Sorry laundry pile, the junk drawer was cluttered

A turquoise laundry basket filled with clothes against a white wall.
Washing machine cycles can last two hours, but putting the laundry away? 2 days. Photo by Annie Spratt / Unsplash

I started playing about with creative writing, short stories and poetry while on holiday in Tenerife this summer. Here's the first piece I wanted to share.

Three loads of laundry tower next to my chest of drawers, slumped against the radiator.

I stare at the pile and glance towards the door, wondering how long I have left before my partner comments on it.

By this point, I know it’s only a matter of time.

I sigh, place both hands above my knees and stand up from the bed. But you can’t sort laundry without a cup of tea, can you?

So I walk downstairs and beeline for the kettle.

The lid comes off with its familiar pop.

Ah. Limescale.

To be fair we are overdue to descale the kettle.

So down I lean to open the cupboard under the sink, but we are out of descaler. Drat.

I turn towards the junk drawer – you never know what you’ll find in the junk drawer – and slide it open, breath held in my chest.

Still no descaler.

But what a mess.

Even for a junk drawer, this is chaos.

Cat food, bulldog clips, sandwich ties, a tape measure, freezer bags.

Individually useful, collectively anxiety-inducing.

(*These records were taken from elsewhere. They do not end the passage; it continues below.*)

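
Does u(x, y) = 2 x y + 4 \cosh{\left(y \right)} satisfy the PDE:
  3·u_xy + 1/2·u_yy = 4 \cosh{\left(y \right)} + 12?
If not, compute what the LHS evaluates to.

Evaluate each term of the left-hand side for u = 2 x y + 4 \cosh{\left(y \right)}.
Derivatives:
  u_xy = 2
  u_yy = 4 \cosh{\left(y \right)}
Terms:
  3·u_xy = 6
  1/2·u_yy = 2 \cosh{\left(y \right)}
Sum: LHS = 2 \cosh{\left(y \right)} + 6
Given right-hand side: 4 \cosh{\left(y \right)} + 12. Difference LHS − RHS = - 2 \cosh{\left(y \right)} - 6 ≠ 0, so u is not a solution.

Answer: No, the LHS evaluates to 2 \cosh{\left(y \right)} + 6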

So I empty the drawer and refill it, placing the cat food squarely in the front left corner, gathering bulldog clips and sandwich ties into their own separate freezer bags – the remainder of which I roll up – and I place the tape measure in the opposite corner from the cat food.

Much better.

My relief evaporates when I remember the laundry, lack of descaler and absent cup of tea missing from my hand. My brow furrows.

Maybe I need a list?

Two tasks barely warrant a list, but if I add ‘Tidy the junk drawer’ ex-post-facto, well that justifies drawing a tiny imperfect box and giving it a satisfying tick.

Might as well write a list then.

Back upstairs I go to find my list-writing notebook.

It’s smaller than my journal but bigger than my gym pad, perhaps the size of two decks of playing cards next to each other. Maybe two and a half.

There’s a black biro clipped into the spiral binding. I remove the pen before flipping to the first blank page to note the date and start my neatly bulleted list.

I sit down on the edge of the bed, laundry towering and slumping between my chest of drawers and radiator to my left.